Thomas Bodza totted up all these outrages on the back of his map, and whenever he was immersed in that odd production, his eyes always fastened themselves on three red crosses which he had marked over the little town which indicated Hétfalu; and at all such times he would heave a deep sigh, as if he found this long waiting for the day of retribution almost too much for his patience.
For that a day of retribution would arrive sooner or later was his strong belief.
Frequently, on popular festivals, you might notice on his index-finger a rude iron ring (the handiwork of a blacksmith rather than of a jeweller, from the look of it), the seal of which was engraved with the three letters: U. S. S. On such occasions, anyone observing him closely could have remarked that he carried his head higher than usual, and whenever he was asked what these initial letters signified, he would simply shrug his shoulders and say that he had got the ring from a comrade in his student days, and really did not know what the letters meant.
During vacation time he would regularly undertake long journeys on foot into distant parts of the land, traversing no end of mountains and valleys, and always returning home more surlily disposed towards the lord of the manor than ever, at the same time dropping mysterious hints in the presence of his confidants, and talking darkly of old expectations being realised, of extraordinary forthcoming events, and of important changes in the general order of things here below.
Nowadays people will scarcely believe that there are men whose whole course of life is determined by such baseless and centrifugal ideas.
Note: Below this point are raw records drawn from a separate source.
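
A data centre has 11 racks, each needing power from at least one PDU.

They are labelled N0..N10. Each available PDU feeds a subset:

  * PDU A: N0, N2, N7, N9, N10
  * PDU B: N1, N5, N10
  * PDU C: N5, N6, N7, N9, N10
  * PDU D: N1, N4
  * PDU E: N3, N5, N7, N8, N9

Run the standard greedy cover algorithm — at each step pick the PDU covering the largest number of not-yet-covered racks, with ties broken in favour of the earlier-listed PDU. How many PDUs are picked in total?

Greedy: pick A (covers 5 new) → pick E (covers 3 new) → pick D (covers 2 new) → pick C (covers 1 new). Total picks: 4.

4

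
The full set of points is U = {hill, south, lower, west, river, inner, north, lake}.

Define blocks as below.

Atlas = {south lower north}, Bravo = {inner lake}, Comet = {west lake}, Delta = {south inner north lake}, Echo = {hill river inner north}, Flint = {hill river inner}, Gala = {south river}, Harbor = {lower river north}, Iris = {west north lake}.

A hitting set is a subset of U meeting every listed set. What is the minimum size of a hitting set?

H = {south, river, lake} meets every block (each contains at least one member of H), and |H| = 3.
The blocks Atlas, Comet, Flint are pairwise disjoint, so any hitting set needs a separate point for each — at least 3. Hence 3 is optimal.

3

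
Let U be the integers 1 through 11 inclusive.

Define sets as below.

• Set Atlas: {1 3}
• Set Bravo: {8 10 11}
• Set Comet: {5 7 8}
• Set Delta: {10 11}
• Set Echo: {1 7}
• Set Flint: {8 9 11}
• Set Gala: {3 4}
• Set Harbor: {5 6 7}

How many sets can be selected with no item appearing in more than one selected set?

Bravo, Echo, Gala are pairwise disjoint (Bravo={8,10,11}; Echo={1,7}; Gala={3,4}).
Every remaining set overlaps one of these, and no 4 of the listed sets are pairwise disjoint, so 3 is the maximum.

3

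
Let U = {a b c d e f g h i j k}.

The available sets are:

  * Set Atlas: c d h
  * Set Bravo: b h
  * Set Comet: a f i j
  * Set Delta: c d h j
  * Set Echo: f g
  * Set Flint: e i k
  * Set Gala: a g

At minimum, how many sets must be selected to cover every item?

5

Bravo, Comet, Delta, Flint, and Gala cover everything between them: the union {a, b, c, d, e, f, g, h, i, j, k} is all of U.
No 4 of the 7 sets cover everything (all 35 combinations miss at least one item), so 5 is optimal.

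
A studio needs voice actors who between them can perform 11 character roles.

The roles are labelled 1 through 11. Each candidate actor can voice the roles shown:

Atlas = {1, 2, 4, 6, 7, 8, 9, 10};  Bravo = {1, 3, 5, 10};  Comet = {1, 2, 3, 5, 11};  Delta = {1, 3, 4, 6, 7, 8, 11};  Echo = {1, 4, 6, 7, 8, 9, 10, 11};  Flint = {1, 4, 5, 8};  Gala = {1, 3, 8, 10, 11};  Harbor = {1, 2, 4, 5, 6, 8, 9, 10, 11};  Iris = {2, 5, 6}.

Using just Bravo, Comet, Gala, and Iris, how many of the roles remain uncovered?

3

Union of Bravo, Comet, Gala, Iris = {1, 2, 3, 5, 6, 8, 10, 11}.
Not covered: 4, 7, 9 — 3 roles.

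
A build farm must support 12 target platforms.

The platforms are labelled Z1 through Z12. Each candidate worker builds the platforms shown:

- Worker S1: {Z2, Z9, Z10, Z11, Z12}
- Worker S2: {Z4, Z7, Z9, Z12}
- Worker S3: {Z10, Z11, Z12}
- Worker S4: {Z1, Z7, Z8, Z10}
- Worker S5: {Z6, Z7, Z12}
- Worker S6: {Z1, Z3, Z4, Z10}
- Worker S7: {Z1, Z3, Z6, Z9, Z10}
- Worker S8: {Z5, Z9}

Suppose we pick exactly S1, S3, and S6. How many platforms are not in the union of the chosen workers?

4

Union of S1, S3, S6 = {Z1, Z2, Z3, Z4, Z9, Z10, Z11, Z12}.
Not covered: Z5, Z6, Z7, Z8 — 4 platforms.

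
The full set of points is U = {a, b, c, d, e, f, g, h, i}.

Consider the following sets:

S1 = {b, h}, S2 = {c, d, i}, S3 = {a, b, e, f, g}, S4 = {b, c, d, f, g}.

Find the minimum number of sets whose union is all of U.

3

Take {S1, S2, S3}. Their union is {a, b, c, d, e, f, g, h, i}, which is all 9 points.
Only S3 contains a, so S3 is forced; the remaining 4 points need at least 2 more sets (each remaining set adds at most 3) — so at least 3 sets are needed, and 3 is optimal.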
Such a species of human ambition is certainly a great rarity. It resembles that cryptogram which goes by the name of "star-ashes," whose tremulous spray-like masses only appear in rare seasons and odd places after the warm summer rains. No ordinary soil is good enough for them.
At any rate, Mr. Thomas Bodza would have acted more wisely if he had endeavoured to inoculate the minds of the faithful committed to his charge with a little reading, a little writing, and some slight knowledge of geography, ethnology, natural history, and fruit cultivation, instead of assembling round him all the loafers of the district in the pot-house, the meeting-house, at the hut of the forest rangers, or in some underground cellar outside the village, and there putting into their heads ideas which, interpreted by their ignorant fanaticism, could only be productive of infinite mischief.
He had in all the villages round about personal acquaintances, whom he was wont to visit successively in the course of every year, and whose fantastic aspirations he constantly did his best to keep alive.
And at last the opportunity had presented itself for beginning his great work.
Being a very well-read man himself, he had been the first to learn from the newspapers of the approach of that dangerous contagious sickness, the antidotes against which were still unknown.
Suddenly a mysterious rumour began to spread through the villages that a powerful foreign nation was about to invade the kingdom for the purpose of reconquering for the descendants of the Quadi and the Marahanas the Pannonian provinces that they had held centuries before.